Lobbyist Releases Statement Denying Senator’s ‘Inappropriate’ Touching Charge
By Bruce DePuyt
Lobbyist Gilbert J. Genn is pushing back against allegations he inappropriately touched a female member of the Maryland General Assembly in a late-night incident in an Annapolis bar last week. That lawmaker, Sen. Cheryl C. Kagan (D-Montgomery), maintains that Genn, a former colleague in the House of Delegates, brushed her back and “tush” in a manner that she considered “completely inappropriate.”
The competing accounts center around an encounter the two had on Thursday night at a karaoke event at Castlebay Irish Pub in Annapolis. It comes amid a months-long push, backed by legislative leaders, to reduce sexual harassment in and around the State House and to improve the Assembly’s ability to investigate complaints that arise.
In a statement released on Monday, Genn said he “absolutely and categorically denies Senator Kagan’s allegation against me.”
“I kept my hands to myself,” the statement reads. “I didn’t even shake her hand. I did not run my hand down her back or down to her tush. And I especially and consciously avoided the all too common Annapolis legislative ‘hug’ many legislators use to greet one another. I am 100 percent certain of these facts,” Genn wrote.
In an interview, Kagan maintained that Genn touched her in an inappropriate fashion.
“Gil Genn touched me the other night and it was not for the first time,” Kagan said. “It wasn’t a pat. He put his hand on my back and slid it all the way down to my tush.”
Genn’s denials “are hogwash,” she said.
In his statement, Genn says his hands were full when he left the bar, so he could not have touched Kagan in the manner she describes.
But the senator has a different recollection of events. “I introduced Genn to the person I was in conversation with, my former chief of staff… and he shook his hand, which meant that he had at least one hand free.”

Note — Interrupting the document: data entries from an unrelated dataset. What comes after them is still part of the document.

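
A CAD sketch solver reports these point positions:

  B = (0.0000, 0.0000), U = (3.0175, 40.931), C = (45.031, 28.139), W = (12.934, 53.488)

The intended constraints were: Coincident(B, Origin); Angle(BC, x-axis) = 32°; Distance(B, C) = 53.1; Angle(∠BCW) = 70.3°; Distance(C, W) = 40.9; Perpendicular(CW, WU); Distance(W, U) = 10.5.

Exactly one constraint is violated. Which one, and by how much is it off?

Distance(W, U) = 10.5 — off by 5.50.

B = (0.00, 0.00) ✓; BC at 32.00° ✓; |BC| = 53.10 ✓; ∠BCW = 70.30° ✓; |CW| = 40.90 ✓; ∠(CW, WU) = 90.00° ✓; |WU| = 16.00 ✗.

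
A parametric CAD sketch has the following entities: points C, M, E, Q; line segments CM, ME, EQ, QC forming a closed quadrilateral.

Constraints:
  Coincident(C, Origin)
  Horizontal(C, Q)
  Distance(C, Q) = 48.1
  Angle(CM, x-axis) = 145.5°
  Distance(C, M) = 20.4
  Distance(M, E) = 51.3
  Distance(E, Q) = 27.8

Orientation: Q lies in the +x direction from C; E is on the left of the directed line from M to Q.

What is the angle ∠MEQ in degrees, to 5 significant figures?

109.30°

Checks: |ME| = 51.30 ✓; |EQ| = 27.80 ✓.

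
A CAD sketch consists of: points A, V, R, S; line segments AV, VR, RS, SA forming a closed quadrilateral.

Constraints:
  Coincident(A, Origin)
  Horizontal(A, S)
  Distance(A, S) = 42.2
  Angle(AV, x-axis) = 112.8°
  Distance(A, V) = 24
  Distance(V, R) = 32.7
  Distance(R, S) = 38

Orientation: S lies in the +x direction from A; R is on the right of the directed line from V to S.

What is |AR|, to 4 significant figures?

8.820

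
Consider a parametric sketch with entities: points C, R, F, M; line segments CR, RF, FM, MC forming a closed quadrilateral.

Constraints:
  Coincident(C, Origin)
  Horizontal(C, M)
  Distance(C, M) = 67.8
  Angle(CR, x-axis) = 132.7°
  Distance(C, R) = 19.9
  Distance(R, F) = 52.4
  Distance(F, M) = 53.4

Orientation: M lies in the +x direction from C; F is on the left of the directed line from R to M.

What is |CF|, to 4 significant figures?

51.43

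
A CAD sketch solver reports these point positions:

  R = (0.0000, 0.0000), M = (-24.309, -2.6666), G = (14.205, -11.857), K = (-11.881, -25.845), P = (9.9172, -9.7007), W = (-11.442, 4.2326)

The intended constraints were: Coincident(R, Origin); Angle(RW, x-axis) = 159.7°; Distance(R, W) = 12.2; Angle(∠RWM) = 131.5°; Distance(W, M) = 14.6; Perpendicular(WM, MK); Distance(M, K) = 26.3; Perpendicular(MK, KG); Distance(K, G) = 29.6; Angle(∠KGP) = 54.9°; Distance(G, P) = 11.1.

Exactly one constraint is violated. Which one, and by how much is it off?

Distance(G, P) = 11.1 — off by 6.30.

R = (0.00, 0.00) ✓; RW at 159.7° ✓; |RW| = 12.20 ✓; ∠RWM = 131.5° ✓; |WM| = 14.60 ✓; ∠(WM, MK) = 90.00° ✓; |MK| = 26.30 ✓; ∠(MK, KG) = 90.00° ✓; |KG| = 29.60 ✓; ∠KGP = 54.90° ✓; |GP| = 4.799 ✗.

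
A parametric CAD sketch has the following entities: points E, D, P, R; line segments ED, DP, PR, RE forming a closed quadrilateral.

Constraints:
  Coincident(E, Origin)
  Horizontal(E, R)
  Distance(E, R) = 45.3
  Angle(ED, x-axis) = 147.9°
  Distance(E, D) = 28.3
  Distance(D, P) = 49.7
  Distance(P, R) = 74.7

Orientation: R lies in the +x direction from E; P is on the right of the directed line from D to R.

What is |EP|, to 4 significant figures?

40.41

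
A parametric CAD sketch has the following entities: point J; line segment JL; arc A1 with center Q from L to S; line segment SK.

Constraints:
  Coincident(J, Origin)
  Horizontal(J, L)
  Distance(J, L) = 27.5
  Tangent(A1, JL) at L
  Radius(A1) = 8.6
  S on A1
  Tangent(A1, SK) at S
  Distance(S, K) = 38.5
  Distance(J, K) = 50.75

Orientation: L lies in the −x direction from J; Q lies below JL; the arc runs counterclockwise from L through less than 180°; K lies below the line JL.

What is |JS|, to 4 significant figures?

37.35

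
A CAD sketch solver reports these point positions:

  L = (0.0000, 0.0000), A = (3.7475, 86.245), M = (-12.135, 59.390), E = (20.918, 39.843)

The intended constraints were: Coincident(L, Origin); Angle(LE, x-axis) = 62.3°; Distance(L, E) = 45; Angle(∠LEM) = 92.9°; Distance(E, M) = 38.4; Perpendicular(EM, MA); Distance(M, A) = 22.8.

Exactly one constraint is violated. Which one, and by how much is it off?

Distance(M, A) = 22.8 — off by 8.40.

L = (0.00, 0.00) ✓; LE at 62.30° ✓; |LE| = 45.00 ✓; ∠LEM = 92.90° ✓; |EM| = 38.40 ✓; ∠(EM, MA) = 90.00° ✓; |MA| = 31.20 ✗.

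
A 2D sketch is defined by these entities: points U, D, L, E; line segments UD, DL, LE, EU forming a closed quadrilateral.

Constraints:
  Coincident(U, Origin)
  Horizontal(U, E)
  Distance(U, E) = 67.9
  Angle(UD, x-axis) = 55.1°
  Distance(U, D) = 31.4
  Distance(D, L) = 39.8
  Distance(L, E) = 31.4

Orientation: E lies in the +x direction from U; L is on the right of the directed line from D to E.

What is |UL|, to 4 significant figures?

38.76

U is at the origin; UE is horizontal with |UE| = 67.9 and E in +x, so E = (67.9, 0). UD runs at 55.1° with |UD| = 31.4, so D = (17.97, 25.75). L is determined by |DL| = 39.8 and |LE| = 31.4 together: it lies at the intersection of circle(D, 39.8) and circle(E, 31.4). With |DE| = 56.18, the foot of the radical line on DE is 33.41 from D and the perpendicular offset is √(39.8² − 33.41²) = 21.62. Taking the right-of-DE solution: L = (37.75, -8.780).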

Kagan said she informed Senate President Thomas V. Mike Miller Jr. (D-Calvert) about the encounter and he encouraged her to file a formal complaint the legislature’s human resources officer, which she has done.
In his statement, Genn said he “welcomes a fair and impartial inquiry by the State Ethics Commission to investigate her false allegation.”
Kagan said three women — a former lobbyist and two current legislators — have reached out to her since her allegations against Genn become public.
“Since the press has covered my statement and the fact that I filed a report, I have gotten multiple calls [from women] sharing their experience.” She said she does not know if the others plan to participate in any future investigation.
Genn, a lawyer who represented Montgomery County in the House from 1987 to 1999 and was a member of the House Judiciary Committee, said he supports the burgeoning national effort to prevent and call out sexual harassment.
“I strongly support advancing the cause of the #MeToo movement in Maryland,” Genn said. “Women should be empowered to speak out against all forms of sexual harassment, inappropriate touching or other offensive behavior. We need a climate where no woman has to sit alone in silence, fear reprisal or worry about jeopardizing her career if she speaks out.”
The lobbyist said his “one regret” is that he told a Baltimore Sun reporter last week that Kagan’s allegations were “delusional.” In hindsight, Genn said, he should not have used that term. “I wish I could retract it, and I apologize for it.”
Genn is a partner in the Annapolis firm BellamyGenn. Managing partner Lorenzo Bellamy released a statement over the weekend saying, “I am concerned about the allegations raised by Senator Kagan. I have the utmost personal and professional respect for all of my clients and legislators. I do not condone and have zero tolerance for any inappropriate behavior.”